Солнце садилось. Ясное небо отливало зелеными и желтыми красками, и на этом фоне черным пятном обозначилась чрезвычайно странная маленькая фигурка.

То был коротенький, кругленький, тонконогий человечек с резкими порывистыми движениями. Его диковинная внешность казалась еще более причудливой благодаря костюму: представьте себе крикетную[6] круглую шапочку, пиджак, короткие штанишки и чулки вроде тех, какие носят велосипедисты. Чего ради он так наряжался, я до сих пор не знаю, потому что он никогда не играл в крикет и не ездил на велосипеде. То было совершенно случайное сочетание разнородных одежд. Человек махал руками, вертел головой и жужжал. Что-то электрическое было в этом жужжании. Кроме того, он часто и громко откашливался.

Только что прошел дождь, и на скользкой дорожке вихляющая походка незнакомца казалась еще более странной. Остановившись прямо против солнца, он вытащил часы и поглядел на них, как бы не зная, на что решиться. Затем судорожно повернулся на каблуках и стал удаляться со всеми признаками чрезвычайной поспешности. Руками он больше не махал и делал широкие шаги. Это позволяло заметить относительно крупные размеры его ступней. Помню, что тогда они показались мне нелепо огромными от прилипшей к подошвам грязи.

Случилось это в первый день моего пребывания в Лимне, когда моя энергия начинающего драматурга еще не успела остыть, — и я увидел во всем этом происшествии лишь досадную помеху — напрасную потерю пяти минут. Но когда вечером следующего дня явление повторилось с изумительной точностью и затем эти посещения начали возобновляться из вечера в вечер, если только не было дождя, — работать над сценарием стало довольно трудно.

«Черт побери этого субъекта, — ворчал я, — в марионетки он готовится, что ли?»

И несколько вечеров подряд я проклинал его от всего сердца.

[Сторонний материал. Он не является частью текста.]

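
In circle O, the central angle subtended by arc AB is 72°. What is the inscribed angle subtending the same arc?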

Затем досада уступила место удивлению и любопытству. Чего ради человечек проделывает все эти фокусы? В конце второй недели я уже не мог более выдержать и, лишь только он появился, я распахнул мое французское окно[7], прошел через веранду и направился к тому месту, где он неизменно останавливался.

Он уже успел вытащить часы, когда я приблизился к нему. У него было пухлое, румяное лицо и карие глаза с красноватыми белками. Все это я тогда разглядел впервые, потому что то тех пор видел его против света.

— Одну минуту, сэр, — сказал я, когда он повернулся, чтобы уйти.

Он поглядел на меня с изумлением.

— Одну минуту?.. Пожалуйста! Но если вы желаете побеседовать со мною немного дольше и если вам не трудно — ваша минута уже истекла, — то соблаговолите проводить меня.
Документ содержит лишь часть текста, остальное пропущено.